*Un grupo de irresponsables echa a perder el trabajo de todos
Por Mario Castillo Rodríguez
Sin lugar a dudas, los hechos ocurridos este fin de semana donde dos empleados de la Comisión de Agua Potable y Alcantarillado acabaron impactados a altas horas de la noche en la barda perimetral del rancho “El Mostrenco” a causa de los influjos del alcohol, y conduciendo un vehículo oficial propiedad de dicha dependencia, exige medidas extremas para que los entes del gobierno metan en cintura al personal.
Y es que aunque se argumenta que la camioneta involucrada fue robada, lo cierto es que hoy toco a la CAPA quedar en evidencia.

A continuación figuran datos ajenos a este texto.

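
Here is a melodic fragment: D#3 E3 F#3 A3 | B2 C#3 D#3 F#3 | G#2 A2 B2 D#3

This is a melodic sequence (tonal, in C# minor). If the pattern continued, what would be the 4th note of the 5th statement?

With 4-note cells, note 4 of each statement runs A3, F#3, D#3.
Each moves down a 3rd. Continuing: B2 → G#2.

G#2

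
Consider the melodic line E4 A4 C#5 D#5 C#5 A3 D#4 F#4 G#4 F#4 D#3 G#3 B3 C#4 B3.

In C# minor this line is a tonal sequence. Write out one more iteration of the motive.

G#2 C#3 E3 F#3 E3

Taking 5-note groups, the heads are E4, A3, D#3: the pattern moves down a 5th.
From G#2 the diatonic shape gives G#2 C#3 E3 F#3 E3.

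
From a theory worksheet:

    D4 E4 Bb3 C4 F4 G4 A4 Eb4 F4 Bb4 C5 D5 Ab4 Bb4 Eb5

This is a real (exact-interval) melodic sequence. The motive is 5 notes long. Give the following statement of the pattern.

With a 5-note motive the entries are D4, G4, C5, each up a 4th from the previous.
From F5 the exact shape gives F5 G5 Db5 Eb5 Ab5.

F5 G5 Db5 Eb5 Ab5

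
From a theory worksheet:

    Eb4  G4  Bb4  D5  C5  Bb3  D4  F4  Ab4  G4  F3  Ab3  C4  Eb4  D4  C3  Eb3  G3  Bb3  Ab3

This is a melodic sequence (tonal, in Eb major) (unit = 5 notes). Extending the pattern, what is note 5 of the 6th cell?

Bb2

With 5-note cells, note 5 of each statement runs C5, G4, D4, Ab3.
Extending down a 4th: Eb3 → Bb2.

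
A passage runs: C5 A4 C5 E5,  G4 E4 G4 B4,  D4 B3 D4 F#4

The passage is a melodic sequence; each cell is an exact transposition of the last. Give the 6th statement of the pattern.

B2 G#2 B2 D#3

The 4-note cells begin on C5, G4, D4 — each down a 4th from the last.
Carrying on: A3 → E3 → B2.
Statement 6 starts on B2 and keeps the same exact contour: B2 G#2 B2 D#3.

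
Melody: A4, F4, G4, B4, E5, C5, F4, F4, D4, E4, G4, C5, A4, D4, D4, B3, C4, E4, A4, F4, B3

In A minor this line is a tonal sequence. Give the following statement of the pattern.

B3 G3 A3 C4 F4 D4 G3

The 7-note cells begin on A4, F4, D4 — each down a 3rd from the last.
Statement 4 starts on B3 and keeps the same diatonic contour: B3 G3 A3 C4 F4 D4 G3.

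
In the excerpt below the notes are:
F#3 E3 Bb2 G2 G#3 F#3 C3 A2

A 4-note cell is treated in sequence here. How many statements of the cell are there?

2

8 notes in groups of 4 gives 8/4 = 2 statements.
Starts: F#3, G#3 — each up a 2nd.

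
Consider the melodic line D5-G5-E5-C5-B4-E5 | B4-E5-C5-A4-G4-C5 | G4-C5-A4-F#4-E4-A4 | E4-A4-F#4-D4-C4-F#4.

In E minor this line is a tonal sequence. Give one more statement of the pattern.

Unit = 6 notes; the statements start on D5, B4, G4, E4, moving down a 3rd each time.
From C4 the diatonic shape gives C4 F#4 D4 B3 A3 D4.

C4 F#4 D4 B3 A3 D4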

Empero, el uso de las unidades fuera de horario laboral por parte de los empleados no es un caso particular de la dependencia que encabeza Paula González Cetina, ya que esta es una constante que a todas luces ponen en práctica los empleados de gobierno utilizando los vehículos oficiales para asuntos personales como el ir a buscar a sus hijos a la escuela, o hacer mudanzas a plena luz del día sin importarles ser objeto de crítica por parte de la ciudadanía.
En constantes ocasiones, los medios de comunicación hemos hecho evidente y señalado este mal que hoy pone de manifiesto la irresponsabilidad de dependencias como la CAPA en la asignación y cuidado de sus vehículos, pero a los titulares y empleados parece no importarles dado que no se ha puesto una medida extrema para evitar por ejemplo que los carros oficiales circulen fuera de horario y sin justificación alguna más que la irresponsabilidad.
Es irónico que mientras las primeras autoridades hagan de tripas corazón para estirar los recursos y dotar las dependencias de los medios necesarios para cumplir la demanda social, los de abajo (directores, secretarios, y subalternos en general), asuman posturas de cerrazón echando por la borda todos los esfuerzos.
Fuera de horario laboral, sin un oficio de comisión, los vehículos deben permanecer bajo resguardo, y aquellos que estén en circulación tanto como los empleados que los conducen, deben de ser vigilados de manera rigorosa para evitar que sigan sucediendo este tipo de eventos que generalmente terminan en tragedia, e involucrando a terceras personas que, sin deberla ni temerla, siempre salen pagando los platos rotos gracias a la irresponsabilidad e ineficiencia de quienes mal dirigen las dependencias.
Otra constante, es el mal uso que los empleados dan a los uniformes, ya que en constantes ocasiones se les puede apreciar al interior de los bares y cantinas vestidos de manera oficial consumiendo bebidas embriagantes, y dejando mal al Gobierno del Estado con este tipo de conductas.
La Cabaña del Negro, Palapas, Milagros y Licos, son los bares más frecuentados por aquellos empleados inconscientes, y a quienes poco importa la mala imagen que dan a sus centros de trabajo protagonizando espectáculos lamentables y vergonzosos.
Lo cierto es que alguien debe poner freno a todo esto que, desgraciadamente, no solo va en detrimento de las dependencias, sino que pone en tela de juicio la seriedad de esas ante los ojos de la sociedad.